Configuration for Feature Extraction

  1. window_length:
    • Length of the time window (in seconds) used to segment accelerometer data for feature extraction.
    • Example: 60 means divide the data into 1-minute windows.
  2. window_step_size:
    • Step size (in seconds) for moving the window forward.
    • Smaller values overlap windows more, providing more data segments.
  3. data_frequency:
    • Sampling rate of the accelerometer data, in Hz.
    • Example: 25 means the device records 25 data points per second.
  4. selected_domains:
    • Specifies which feature domains to extract.
    • Options: "time_domain", "spatial", "frequency", "statistical", "wavelet".
    • Example: ["time_domain", "frequency"] means only extract features from these two domains. None extracts all domains.
  5. include_magnitude:
    • Whether to include magnitude-based features (combining x, y, z axes into one measurement).
    • Example: True includes magnitude features.

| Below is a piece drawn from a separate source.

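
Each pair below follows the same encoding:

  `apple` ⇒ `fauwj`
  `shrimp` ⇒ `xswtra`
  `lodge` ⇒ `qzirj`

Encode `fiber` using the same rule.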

Configuration for Low-Pass Filter

  1. cutoff_frequency:
    • Frequency limit for the low-pass filter (in Hz).
    • Removes high-frequency noise while keeping important movement data below this frequency.
  2. order:
    • Order of the low-pass filter, determining how sharply it removes unwanted frequencies.
    • Example: 4 creates a smooth filter with a moderate cutoff.

Configuration for Scaling

  1. scaler_type:
    • Type of scaler used to standardize or normalize data.
    • Options:
      • "standard": Centers the data to have a mean of 0 and a standard deviation of 1.
      • "minmax": Scales the data to a range of 0 to 1.
      • "none": No scaling applied.

Configuration for PCA

  1. apply_pca:
    • Whether to apply Principal Component Analysis (PCA) to reduce the number of features.
    • Example: False skips PCA.
  2. pca_variance:
    • The amount of variance to retain when applying PCA.
    • Example: 0.95 keeps 95% of the information in the data.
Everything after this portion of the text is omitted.